Despite that downturn in cash flow, the company has a very healthy balance sheet with $148M in cash and equivalents (down from $166M at the end of Q2, largely because of the acquisition of Hillcrest Labs and $10M for the exclusive licensing of Immervision wide-angle image processing technology).
The decline in profitability has buffeted the valuation multiples towards the low end of the last five years. Analysts expect a non-GAAP EPS of $0.51 this year rising to $0.53 next year.

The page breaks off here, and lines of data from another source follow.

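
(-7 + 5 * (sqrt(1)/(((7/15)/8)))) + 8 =86.71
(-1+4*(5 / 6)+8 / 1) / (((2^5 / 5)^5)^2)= 302734375 / 3377699720527872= 0.00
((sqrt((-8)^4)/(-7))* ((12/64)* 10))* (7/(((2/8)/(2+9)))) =-5280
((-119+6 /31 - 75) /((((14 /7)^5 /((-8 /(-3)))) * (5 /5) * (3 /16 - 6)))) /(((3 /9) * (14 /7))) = 12016 /2883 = 4.17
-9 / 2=-4.50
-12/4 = -3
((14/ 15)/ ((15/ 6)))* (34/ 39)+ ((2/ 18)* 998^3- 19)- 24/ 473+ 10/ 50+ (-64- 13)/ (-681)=3854068248355153/ 34895575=110445758.48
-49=-49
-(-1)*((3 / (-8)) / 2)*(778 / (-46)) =1167 / 368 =3.17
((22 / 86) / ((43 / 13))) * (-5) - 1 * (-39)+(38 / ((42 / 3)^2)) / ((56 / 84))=14099009 / 362404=38.90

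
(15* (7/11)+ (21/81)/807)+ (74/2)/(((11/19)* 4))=24469355/958716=25.52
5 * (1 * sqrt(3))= 5 * sqrt(3)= 8.66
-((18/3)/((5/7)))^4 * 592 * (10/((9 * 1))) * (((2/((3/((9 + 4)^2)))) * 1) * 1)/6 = -7686887936/125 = -61495103.49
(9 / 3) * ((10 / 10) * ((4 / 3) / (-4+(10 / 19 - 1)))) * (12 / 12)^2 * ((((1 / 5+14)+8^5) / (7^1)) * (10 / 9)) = -8304824 / 1785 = -4652.56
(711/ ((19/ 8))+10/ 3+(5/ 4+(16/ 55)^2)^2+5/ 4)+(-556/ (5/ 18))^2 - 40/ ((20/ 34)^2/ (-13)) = 4008211.09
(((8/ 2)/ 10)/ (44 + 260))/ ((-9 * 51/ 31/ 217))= -6727/ 348840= -0.02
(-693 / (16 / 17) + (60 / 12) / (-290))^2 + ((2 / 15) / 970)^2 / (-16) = 6177982042414342169 / 11394675360000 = 542181.49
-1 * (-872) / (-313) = -872 / 313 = -2.79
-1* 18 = -18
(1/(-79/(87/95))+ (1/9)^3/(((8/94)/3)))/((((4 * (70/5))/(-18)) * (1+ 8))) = -268171/204256080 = -0.00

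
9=9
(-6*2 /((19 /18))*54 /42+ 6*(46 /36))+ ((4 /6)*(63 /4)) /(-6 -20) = -152575 /20748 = -7.35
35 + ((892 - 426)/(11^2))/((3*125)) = 1588591/45375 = 35.01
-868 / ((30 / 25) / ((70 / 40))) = -7595 / 6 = -1265.83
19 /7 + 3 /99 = 634 /231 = 2.74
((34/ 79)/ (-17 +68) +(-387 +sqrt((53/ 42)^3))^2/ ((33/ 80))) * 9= 3243792.56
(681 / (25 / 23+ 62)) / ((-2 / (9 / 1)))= -140967 / 2902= -48.58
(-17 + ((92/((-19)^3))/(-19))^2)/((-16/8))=288720563233/33967126082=8.50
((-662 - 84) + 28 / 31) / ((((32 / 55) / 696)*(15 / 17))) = -62630227 / 62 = -1010164.95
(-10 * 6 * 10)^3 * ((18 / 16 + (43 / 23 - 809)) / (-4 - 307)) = -559797986.86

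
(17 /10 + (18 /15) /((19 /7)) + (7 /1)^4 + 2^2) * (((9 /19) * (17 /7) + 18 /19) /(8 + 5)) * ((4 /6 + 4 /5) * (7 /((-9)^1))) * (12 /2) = -2658.58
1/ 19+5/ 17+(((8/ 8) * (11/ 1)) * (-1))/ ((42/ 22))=-36731/ 6783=-5.42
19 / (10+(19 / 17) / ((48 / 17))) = 912 / 499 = 1.83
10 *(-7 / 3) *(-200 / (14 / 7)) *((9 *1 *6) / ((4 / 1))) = 31500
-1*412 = -412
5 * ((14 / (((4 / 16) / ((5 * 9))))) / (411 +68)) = 12600 / 479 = 26.30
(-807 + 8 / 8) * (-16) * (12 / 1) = 154752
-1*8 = -8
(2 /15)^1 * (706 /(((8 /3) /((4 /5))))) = 706 /25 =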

We are inclined to say that the company is well positioned to benefit from the growth in the markets where it operates. However, there is a proviso, which is that the same thing could have been said two years ago and the company ran into a soft patch with the handset market stalling and the ZTE blacklisting.
While experiences like that can be repeated, the present sky seems to be rather blue with the coming 5G ramp which not only provides a big boost to demand for base station technology and handsets, it also stimulates many of the other segments in which CEVA clients are operative, like IoT, manufacturing 4.0 and automotive.
And in the meantime, the company has reinforced its market position with a couple of smart investments like the acquisitions of Hillcrest Labs and the $10M investment for exclusive licensing of Immervision wide-angle image processing technology.
Disclosure: I/we have no positions in any stocks mentioned, but may initiate a long position in CEVA over the next 72 hours. I wrote this article myself, and it expresses my own opinions. I am not receiving compensation for it (other than from Seeking Alpha). I have no business relationship with any company whose stock is mentioned in this article.